Recently I've came across the following situation when studying Quantum Mechanics: suppose we have two operators $A,B$ on the space of functions $L^2(\mathbb{R}^3)$ and suppose they have the following property
If we use spherical coordinates in $\mathbb{R}^3$ then $A$ just acts on the $r$-dependence of functions and $B$ just acts on the $\theta,\phi$-dependence of functions.
If a function is separable, that is, if it has the form $f(r,\theta,\phi)=f_1(r)f_2(\theta,\phi)$ then we can precisely formulate that property by saying that $A$ is such that
$$Af(r,\theta,\phi)=[Af_1(r)]f_2(\theta,\phi)$$
where $Af_1(r)$ really means $A$ applied to $(r,\theta,\phi)\mapsto f_1(r)$ and computed at $(r,\theta,\phi)$. The same idea would be used for $B$.
Now, the point is that if $f$ is separable we know that it's $r$-dependence is $f_1$ and it's angular dependence is $f_2$.
If $f$ were not separable, it is not clear at all what "$r$-dependence of $f$" and "$\theta,\phi$-dependence of $f$" really means and I can't see how to precisely formulate this property.
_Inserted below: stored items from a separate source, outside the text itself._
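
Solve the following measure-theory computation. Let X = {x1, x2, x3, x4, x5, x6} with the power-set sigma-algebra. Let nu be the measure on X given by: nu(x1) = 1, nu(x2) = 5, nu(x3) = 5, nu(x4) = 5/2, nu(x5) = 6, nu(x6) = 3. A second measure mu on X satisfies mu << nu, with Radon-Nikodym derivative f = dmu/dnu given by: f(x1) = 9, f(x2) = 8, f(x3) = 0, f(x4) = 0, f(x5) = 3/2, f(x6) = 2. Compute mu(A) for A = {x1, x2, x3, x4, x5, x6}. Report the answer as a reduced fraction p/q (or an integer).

By the defining property of the Radon-Nikodym derivative, for every measurable set A,
  mu(A) = integral_A f dnu.
Since nu is a discrete measure concentrated on the atoms of X, the integral over A reduces to the sum
  mu(A) = sum_{x in A} f(x) * nu({x}).
Computing each term:
  x1: f(x1) * nu(x1) = 9 * 1 = 9.
  x2: f(x2) * nu(x2) = 8 * 5 = 40.
  x3: f(x3) * nu(x3) = 0 * 5 = 0.
  x4: f(x4) * nu(x4) = 0 * 5/2 = 0.
  x5: f(x5) * nu(x5) = 3/2 * 6 = 9.
  x6: f(x6) * nu(x6) = 2 * 3 = 6.
Summing: mu(A) = 9 + 40 + 0 + 0 + 9 + 6 = 64.

64


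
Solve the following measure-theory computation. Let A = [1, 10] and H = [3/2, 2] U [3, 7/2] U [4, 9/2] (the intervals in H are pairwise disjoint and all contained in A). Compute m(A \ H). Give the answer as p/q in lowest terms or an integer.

The ambient interval has length m(A) = 10 - 1 = 9.
Since the holes are disjoint and sit inside A, by finite additivity
  m(H) = sum_i (b_i - a_i), and m(A \ H) = m(A) - m(H).
Computing the hole measures:
  m(H_1) = 2 - 3/2 = 1/2.
  m(H_2) = 7/2 - 3 = 1/2.
  m(H_3) = 9/2 - 4 = 1/2.
Summed: m(H) = 1/2 + 1/2 + 1/2 = 3/2.
So m(A \ H) = 9 - 3/2 = 15/2.

15/2


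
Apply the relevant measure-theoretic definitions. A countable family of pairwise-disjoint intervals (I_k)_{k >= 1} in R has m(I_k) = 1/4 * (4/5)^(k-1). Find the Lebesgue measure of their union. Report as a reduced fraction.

By countable additivity of the Lebesgue measure on pairwise disjoint measurable sets,
  m(union_{k >= 1} I_k) = sum_{k >= 1} m(I_k) = sum_{k >= 1} a * r^(k-1),
  with a = 1/4 and r = 4/5.
Since 0 < r = 4/5 < 1, the geometric series converges:
  sum_{k >= 1} a * r^(k-1) = a / (1 - r).
  = 1/4 / (1 - 4/5)
  = 1/4 / (1/5)
  = 5/4.

5/4


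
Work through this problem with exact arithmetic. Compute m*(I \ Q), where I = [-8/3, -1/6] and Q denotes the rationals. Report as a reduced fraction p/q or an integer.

The interval I = [-8/3, -1/6] has m(I) = -1/6 - (-8/3) = 5/2 (endpoints are measure-zero, so open/closed/half-open agree). Write I = (I cap Q) u (I \ Q). The rationals in I are countable, so m*(I cap Q) = 0 (cover each rational by intervals whose total length is arbitrarily small). By countable subadditivity m*(I) <= m*(I cap Q) + m*(I \ Q), hence m*(I \ Q) >= m(I) = 5/2. The reverse inequality m*(I \ Q) <= m*(I) = 5/2 is trivial since (I \ Q) is a subset of I. Therefore m*(I \ Q) = 5/2.

5/2


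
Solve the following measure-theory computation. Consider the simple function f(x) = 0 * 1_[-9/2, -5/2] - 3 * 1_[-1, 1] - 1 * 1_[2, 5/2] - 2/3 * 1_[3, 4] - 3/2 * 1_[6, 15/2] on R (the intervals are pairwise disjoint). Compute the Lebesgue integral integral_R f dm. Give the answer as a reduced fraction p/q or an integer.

For a simple function f = sum_i c_i * 1_{A_i} with disjoint A_i,
  integral f dm = sum_i c_i * m(A_i).
Lengths of the A_i:
  m(A_1) = -5/2 - (-9/2) = 2.
  m(A_2) = 1 - (-1) = 2.
  m(A_3) = 5/2 - 2 = 1/2.
  m(A_4) = 4 - 3 = 1.
  m(A_5) = 15/2 - 6 = 3/2.
Contributions c_i * m(A_i):
  (0) * (2) = 0.
  (-3) * (2) = -6.
  (-1) * (1/2) = -1/2.
  (-2/3) * (1) = -2/3.
  (-3/2) * (3/2) = -9/4.
Total: 0 - 6 - 1/2 - 2/3 - 9/4 = -113/12.

-113/12


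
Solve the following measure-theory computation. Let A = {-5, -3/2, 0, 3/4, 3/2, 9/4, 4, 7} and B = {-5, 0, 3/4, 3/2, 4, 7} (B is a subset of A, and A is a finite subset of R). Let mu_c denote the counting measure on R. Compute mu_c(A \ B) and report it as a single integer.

Counting measure assigns mu_c(E) = |E| (number of elements) when E is finite. For B subset A, A \ B is the set of elements of A not in B, so |A \ B| = |A| - |B|.
|A| = 8, |B| = 6, so mu_c(A \ B) = 8 - 6 = 2.

2


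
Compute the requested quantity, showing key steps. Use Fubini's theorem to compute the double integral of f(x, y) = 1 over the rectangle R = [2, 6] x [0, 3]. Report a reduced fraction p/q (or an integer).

f(x, y) is a tensor product of a function of x and a function of y, and both factors are bounded continuous (hence Lebesgue integrable) on the rectangle, so Fubini's theorem applies:
  integral_R f d(m x m) = (integral_a1^b1 1 dx) * (integral_a2^b2 1 dy).
Inner integral in x: integral_{2}^{6} 1 dx = (6^1 - 2^1)/1
  = 4.
Inner integral in y: integral_{0}^{3} 1 dy = (3^1 - 0^1)/1
  = 3.
Product: (4) * (3) = 12.

12


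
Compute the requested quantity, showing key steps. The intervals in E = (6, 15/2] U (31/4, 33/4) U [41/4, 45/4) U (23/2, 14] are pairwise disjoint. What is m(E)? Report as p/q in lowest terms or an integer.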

The background here is the following: I want to prove that if $A$ and $B$ are operators like that then $[A,B]=0$. In general if we pick $L^2(\mathbb{R}^n)$ and if $A,B$ are operators such that $A$ acts just on the $x^i$ dependence of functions and $B$ acts just on the $x^j$ dependence of functions I want to show that $[A,B]=0$.
This is intuitively obvious. But formulating this property in a precise way for general (not separable) functions is being the real problem here for me.
The $L^2$ functions on the square $0 \le x,y \le 1$ with Lebesgue measure can be written as $$ f = \sum_{n}\sum_{k}a_{n,k}e^{2\pi inx}e^{2\pi iky}, $$ where $$ a_{n,k} = \int_{0}^{1}\int_{0}^{1}f(x',y')e^{-2\pi nx'}e^{-2\pi iky'}dx'dy' $$ I suspect you can make sense of what you're doing in this context.